Intel has elected Dr. Craig H. Barratt as its new independent board chair, effective following the stockholders' meeting on May 13, 2026, with Frank D. Yeary retiring from the board. The decision marks a meaningful shift in how Intel's governance operates and signals where management sees the company's most urgent priorities.
Barratt, a semiconductor engineer by training, will succeed Yeary, who has served on Intel's board since 2009 and as chair since 2023. This is not merely a personnel change. Barratt brings more than three decades of semiconductor and technology leadership experience at companies including Qualcomm, Intel, Google, Atheros Communications, Barefoot Networks, Intuitive Surgical and Astera Labs. By contrast, Yeary came from investment banking and financial advisory, having spent more than two decades in those fields.
Yeary's tenure as chair, beginning in 2023, coincided with the most financially damaging stretch in Intel's recent history, with losses exceeding $16.6 billion in Q3 2024 alone, a market capitalisation that fell dramatically, and a floundering foundry operation that has not yet approached profitability. To be fair to Yeary, he took consequential actions during that period and is understood to have orchestrated Gelsinger's removal, then brought in Lip-Bu Tan and shepherded an intentional board refresh that has added four independent directors with technology and operational backgrounds since 2024. Those decisions laid groundwork for recovery, yet they did not resolve a fundamental tension: whether Intel should remain committed to its loss-making foundry business.
Here is where the governance question becomes concrete. Some industry analysts have reported that Yeary and CEO Tan were not aligned on keeping Intel Foundry, with one analyst citing insiders who claimed that Yeary drafted a plan to spin off Intel Foundry. Tan has staked Intel's recovery on first proving that 18A can work at scale and second convincing external customers to commit to Intel Foundry for production; neither objective is achievable if the board retains any serious appetite for spinning out or selling the business, which posted an operating loss of $13.4 billion in 2024.
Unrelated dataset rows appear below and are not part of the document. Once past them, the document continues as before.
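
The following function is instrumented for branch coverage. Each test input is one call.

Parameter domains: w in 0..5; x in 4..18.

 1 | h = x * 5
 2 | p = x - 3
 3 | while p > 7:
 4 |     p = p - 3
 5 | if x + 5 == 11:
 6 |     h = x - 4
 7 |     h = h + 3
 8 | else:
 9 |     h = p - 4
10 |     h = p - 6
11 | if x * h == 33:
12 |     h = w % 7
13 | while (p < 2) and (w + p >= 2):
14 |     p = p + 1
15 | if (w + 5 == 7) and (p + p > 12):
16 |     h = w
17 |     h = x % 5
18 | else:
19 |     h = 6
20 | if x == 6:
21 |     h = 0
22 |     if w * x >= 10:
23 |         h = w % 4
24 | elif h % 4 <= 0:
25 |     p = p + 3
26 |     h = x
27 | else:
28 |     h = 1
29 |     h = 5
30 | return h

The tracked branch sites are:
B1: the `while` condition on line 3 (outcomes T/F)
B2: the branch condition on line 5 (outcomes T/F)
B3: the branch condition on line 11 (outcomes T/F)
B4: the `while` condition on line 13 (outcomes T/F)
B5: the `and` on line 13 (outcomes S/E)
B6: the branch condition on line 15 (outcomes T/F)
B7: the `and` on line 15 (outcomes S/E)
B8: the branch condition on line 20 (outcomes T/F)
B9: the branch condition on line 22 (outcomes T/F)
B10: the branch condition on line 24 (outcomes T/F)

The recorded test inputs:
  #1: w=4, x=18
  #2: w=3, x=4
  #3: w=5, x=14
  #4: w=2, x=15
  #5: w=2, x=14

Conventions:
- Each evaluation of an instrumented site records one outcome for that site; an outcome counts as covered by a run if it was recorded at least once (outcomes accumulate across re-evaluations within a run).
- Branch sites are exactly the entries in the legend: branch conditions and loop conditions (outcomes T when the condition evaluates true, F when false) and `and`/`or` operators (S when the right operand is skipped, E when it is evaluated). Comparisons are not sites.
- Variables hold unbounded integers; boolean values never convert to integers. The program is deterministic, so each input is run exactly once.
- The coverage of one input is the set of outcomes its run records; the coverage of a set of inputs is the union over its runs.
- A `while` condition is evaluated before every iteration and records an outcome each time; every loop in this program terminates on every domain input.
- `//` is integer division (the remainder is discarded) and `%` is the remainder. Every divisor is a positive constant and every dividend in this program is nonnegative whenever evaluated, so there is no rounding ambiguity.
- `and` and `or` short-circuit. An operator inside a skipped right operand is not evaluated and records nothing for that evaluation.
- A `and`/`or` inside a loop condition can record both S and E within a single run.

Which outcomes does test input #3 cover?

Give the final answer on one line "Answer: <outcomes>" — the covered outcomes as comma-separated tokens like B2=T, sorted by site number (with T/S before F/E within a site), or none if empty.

Simulating input #3 (w=5, x=14) step by step:
  B1->T, B1->T, B1->F, B2->F, B3->F, B5->S, B4->F, B7->S, B6->F, B8->F
  B10->F
deduplicating events, the covered set is: B1=T, B1=F, B2=F, B3=F, B4=F, B5=S, B6=F, B7=S, B8=F, B10=F

Answer: B1=T, B1=F, B2=F, B3=F, B4=F, B5=S, B6=F, B7=S, B8=F, B10=F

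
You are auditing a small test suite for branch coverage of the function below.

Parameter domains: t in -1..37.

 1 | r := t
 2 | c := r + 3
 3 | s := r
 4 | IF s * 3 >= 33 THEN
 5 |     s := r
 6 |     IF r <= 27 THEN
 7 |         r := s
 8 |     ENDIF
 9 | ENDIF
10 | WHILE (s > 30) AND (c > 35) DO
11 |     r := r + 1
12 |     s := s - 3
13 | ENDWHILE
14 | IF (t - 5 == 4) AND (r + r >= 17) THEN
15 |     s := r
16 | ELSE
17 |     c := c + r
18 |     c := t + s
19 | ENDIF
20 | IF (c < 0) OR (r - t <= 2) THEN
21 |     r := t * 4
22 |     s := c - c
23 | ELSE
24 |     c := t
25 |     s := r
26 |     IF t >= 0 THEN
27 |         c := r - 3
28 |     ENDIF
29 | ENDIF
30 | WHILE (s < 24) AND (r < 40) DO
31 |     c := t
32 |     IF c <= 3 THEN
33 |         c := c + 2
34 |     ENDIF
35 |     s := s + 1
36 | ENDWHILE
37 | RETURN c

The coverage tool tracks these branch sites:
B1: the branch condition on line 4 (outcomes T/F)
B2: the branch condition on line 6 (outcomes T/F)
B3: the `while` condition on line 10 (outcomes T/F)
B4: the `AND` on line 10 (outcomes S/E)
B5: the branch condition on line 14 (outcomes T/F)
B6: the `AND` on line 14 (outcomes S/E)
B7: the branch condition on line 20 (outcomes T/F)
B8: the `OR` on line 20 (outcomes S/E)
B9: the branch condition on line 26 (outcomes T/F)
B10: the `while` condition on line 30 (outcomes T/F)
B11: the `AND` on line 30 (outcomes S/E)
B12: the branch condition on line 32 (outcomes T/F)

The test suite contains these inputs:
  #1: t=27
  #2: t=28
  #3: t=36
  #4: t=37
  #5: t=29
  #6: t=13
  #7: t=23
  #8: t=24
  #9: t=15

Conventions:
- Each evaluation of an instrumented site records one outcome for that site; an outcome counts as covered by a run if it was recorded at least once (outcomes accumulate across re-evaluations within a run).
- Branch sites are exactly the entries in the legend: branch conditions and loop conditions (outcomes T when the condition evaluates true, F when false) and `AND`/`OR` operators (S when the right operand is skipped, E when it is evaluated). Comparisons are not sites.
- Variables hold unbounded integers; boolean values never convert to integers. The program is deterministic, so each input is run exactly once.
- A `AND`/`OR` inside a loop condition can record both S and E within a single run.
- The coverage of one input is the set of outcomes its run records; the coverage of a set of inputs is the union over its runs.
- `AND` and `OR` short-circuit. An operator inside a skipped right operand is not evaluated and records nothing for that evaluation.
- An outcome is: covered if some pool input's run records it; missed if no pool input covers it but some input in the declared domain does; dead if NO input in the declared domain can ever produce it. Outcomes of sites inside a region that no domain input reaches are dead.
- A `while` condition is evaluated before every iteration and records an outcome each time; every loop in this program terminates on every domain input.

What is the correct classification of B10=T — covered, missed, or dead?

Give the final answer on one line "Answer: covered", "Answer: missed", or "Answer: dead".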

Craig H. Barratt's appointment should settle a governance issue over Intel's Foundry future; in Barratt, Intel will gain a chair who has publicly committed to scaling U.S. manufacturing and who operates inside a semiconductor ecosystem that depends on foundry diversity. That commitment matters. Potential foundry customers doing long-term planning need confidence that Intel Foundry will still exist and be resourced in five years.
Intel's board will shrink from 12 to 11 members following the May meeting, as Yeary's seat will not be filled; given that four new directors with technology operating backgrounds have joined the board since 2024, its overall composition is moving away from purely financial oversight and towards technical expertise. This raises a legitimate question: does a foundry business require financial discipline or engineering judgment? The answer is both. Intel cannot afford to ignore balance sheet realities. The company is investing more than $100 billion in new manufacturing capacity, much of it underwritten by government grants and subsidies, against a foundry operation that remains unprofitable.
Yet boards dominated by finance specialists can drift toward short-term cost-cutting at the expense of long-term technological capability. One analyst said Yeary's departure was long overdue, noting that Intel has made many bad decisions while Yeary served on the board; three former Intel executives told Reuters that replacing Yeary with a seasoned semiconductor executive was a welcome move. The evidence suggests some imbalance existed.
The pragmatic middle ground recognises both risks. Intel needs aggressive capital discipline and fiscal accountability; since 2024, Intel has appointed four new independent directors as part of an intentional board refresh aiming to match director skills with strategic priorities in technology leadership, operational excellence and capital discipline. That combination, not any single discipline, can work. An engineer leading the board brings crucial credibility with customers and deep understanding of technical challenges. But without financial rigour, even sound engineering strategy becomes expensive failure.
Barratt's appointment is less about ideology than about structural fit. Intel's crisis is primarily technological and commercial, not financial; a board chair who understands semiconductor manufacturing may be better positioned to ask the hard questions about which products matter and which investments will pay off. Whether that judgment extends to Intel Foundry's future cost structure remains to be seen.